Beyond Frameworks is a presentation that Stuart Herbert gave at the PHP UK Conference this year. He talks about the challenges of trying to prevent the frameworks you build your applications with from swallowing everything up around them. When is the last time you actually upgraded an application written in one version of a framework to work with a newer version? Personally, I always like to keep upgrading the framework for my applications to the latest stable versions and dealing with errors by making sure I have decent test coverage. Others are not so lucky to have the kind of control that I am allowed to exert over the code base. Heck, I don't know how much of a task it would be to update a Zend Framework application I'm using right now at Moontoast. Maybe I should go and look.
Anyway, I want to take a deeper look at the architecture he proposes: keep the framework-specific stuff to a bare minimum and write as many standalone components that can then be shared by other applications in your company. His use of PEAR as the method of organization and installation is just genius: why reinvent the wheel. I watched the presentation once while distracted by other things, I will take a run through it again. Jason Gilmore is the publisher of my CakePHP book, co-founder of the awesome CodeMash conference and a pretty prolific author.
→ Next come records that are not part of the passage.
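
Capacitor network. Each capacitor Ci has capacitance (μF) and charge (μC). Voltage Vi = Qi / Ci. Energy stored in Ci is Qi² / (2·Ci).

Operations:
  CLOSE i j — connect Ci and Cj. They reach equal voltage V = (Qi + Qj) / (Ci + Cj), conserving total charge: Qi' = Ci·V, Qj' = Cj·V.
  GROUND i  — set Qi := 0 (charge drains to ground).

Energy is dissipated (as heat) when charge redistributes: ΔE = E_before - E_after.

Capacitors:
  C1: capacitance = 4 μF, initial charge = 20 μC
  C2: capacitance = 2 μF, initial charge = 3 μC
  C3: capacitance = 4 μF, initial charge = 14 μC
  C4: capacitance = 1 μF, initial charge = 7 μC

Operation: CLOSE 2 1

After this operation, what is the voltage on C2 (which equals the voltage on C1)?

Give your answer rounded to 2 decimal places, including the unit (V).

Answer: 3.83 V

Derivation:
Initial: C1(4μF, Q=20μC, V=5.00V), C2(2μF, Q=3μC, V=1.50V), C3(4μF, Q=14μC, V=3.50V), C4(1μF, Q=7μC, V=7.00V)
Op 1: CLOSE 2-1: Q_total=23.00, C_total=6.00, V=3.83; Q2=7.67, Q1=15.33; dissipated=8.167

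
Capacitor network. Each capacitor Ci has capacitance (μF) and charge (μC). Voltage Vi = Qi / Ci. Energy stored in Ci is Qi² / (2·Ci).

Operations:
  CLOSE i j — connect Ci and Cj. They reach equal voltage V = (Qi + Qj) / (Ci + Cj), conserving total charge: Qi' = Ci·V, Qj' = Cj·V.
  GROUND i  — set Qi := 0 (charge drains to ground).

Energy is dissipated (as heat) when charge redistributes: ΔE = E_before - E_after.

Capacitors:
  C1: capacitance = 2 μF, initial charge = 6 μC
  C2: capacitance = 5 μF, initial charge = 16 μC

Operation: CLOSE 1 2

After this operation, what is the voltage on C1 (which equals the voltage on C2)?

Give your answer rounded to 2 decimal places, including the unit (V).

Initial: C1(2μF, Q=6μC, V=3.00V), C2(5μF, Q=16μC, V=3.20V)
Op 1: CLOSE 1-2: Q_total=22.00, C_total=7.00, V=3.14; Q1=6.29, Q2=15.71; dissipated=0.029

Answer: 3.14 V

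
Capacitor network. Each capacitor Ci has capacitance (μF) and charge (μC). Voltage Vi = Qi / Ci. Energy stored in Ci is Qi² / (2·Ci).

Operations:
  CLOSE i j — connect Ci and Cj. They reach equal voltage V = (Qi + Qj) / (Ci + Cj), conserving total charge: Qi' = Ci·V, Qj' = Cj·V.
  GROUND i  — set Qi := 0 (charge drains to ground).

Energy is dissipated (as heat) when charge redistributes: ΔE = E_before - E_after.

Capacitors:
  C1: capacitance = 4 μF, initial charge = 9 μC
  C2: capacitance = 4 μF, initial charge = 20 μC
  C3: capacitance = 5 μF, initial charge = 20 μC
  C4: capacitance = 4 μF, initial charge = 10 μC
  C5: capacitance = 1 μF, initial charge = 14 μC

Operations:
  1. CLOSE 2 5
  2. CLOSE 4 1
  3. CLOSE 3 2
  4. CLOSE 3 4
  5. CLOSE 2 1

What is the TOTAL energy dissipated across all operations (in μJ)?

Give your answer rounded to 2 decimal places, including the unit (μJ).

Answer: 58.56 μJ

Derivation:
Initial: C1(4μF, Q=9μC, V=2.25V), C2(4μF, Q=20μC, V=5.00V), C3(5μF, Q=20μC, V=4.00V), C4(4μF, Q=10μC, V=2.50V), C5(1μF, Q=14μC, V=14.00V)
Op 1: CLOSE 2-5: Q_total=34.00, C_total=5.00, V=6.80; Q2=27.20, Q5=6.80; dissipated=32.400
Op 2: CLOSE 4-1: Q_total=19.00, C_total=8.00, V=2.38; Q4=9.50, Q1=9.50; dissipated=0.062
Op 3: CLOSE 3-2: Q_total=47.20, C_total=9.00, V=5.24; Q3=26.22, Q2=20.98; dissipated=8.711
Op 4: CLOSE 3-4: Q_total=35.72, C_total=9.00, V=3.97; Q3=19.85, Q4=15.88; dissipated=9.149
Op 5: CLOSE 2-1: Q_total=30.48, C_total=8.00, V=3.81; Q2=15.24, Q1=15.24; dissipated=8.234
Total dissipated: 58.556 μJ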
He recent blogged about the tools he used to write his latest book. I have a supersekret project I am working on and are using a lot of these same tools at Jason's suggestions. Writing a book was a very interesting project, and I agree that you should not be fighting with the tools you are using. Jason's tool chain has allowed him flexibility in the formats he can release his book in. As someone who just bought a Kindle, I can appreciate how important it is to have ebook options.
Interested in know what some of the PHP 5.3+ frameworks are shaping up to look like? Check out Symfony2, Alloy HMVC and what I consider to be the "first to the post" PHP 5.3+ framework Lithium. I'm not sure what framework I would pick if I was starting a PHP project from scratch, but I do know that I would be avoiding using some of the previous full-stack options available to me. Especially if I want to move into a layered architecture as proposed by Mr. Herbert.
My sister got me an Arduino starter kit for Christmas (still haven't actually received it due to scheduling conflicts as she lives 250 miles away) and I can't wait to hack around with it. It uses it's own little language called Wiring but I found some info on how to use Python to control Arduino devices.
Finally, I've been working on a new version of the web site for the simulation baseball league I've been a part of for 14 seasons and counting and I've been building it using Django and a few other things. I'm also using this project to get myself more familiar with BDD and are using an awesome tool called Lettuce to write my tests. I have a sneaking suspicion that since I could do some Facebook integration testing using Cucumber (I linked to it in a previous post) I might be able to use Lettuce along with some Facebook libraries in Python to do that too. We'll see, but Lettuce has proven to be easy to get up-and-running with.
So, my third Idea of March: share the things you've been bookmarking and tagging for later use. You never know what other people will find useful from them.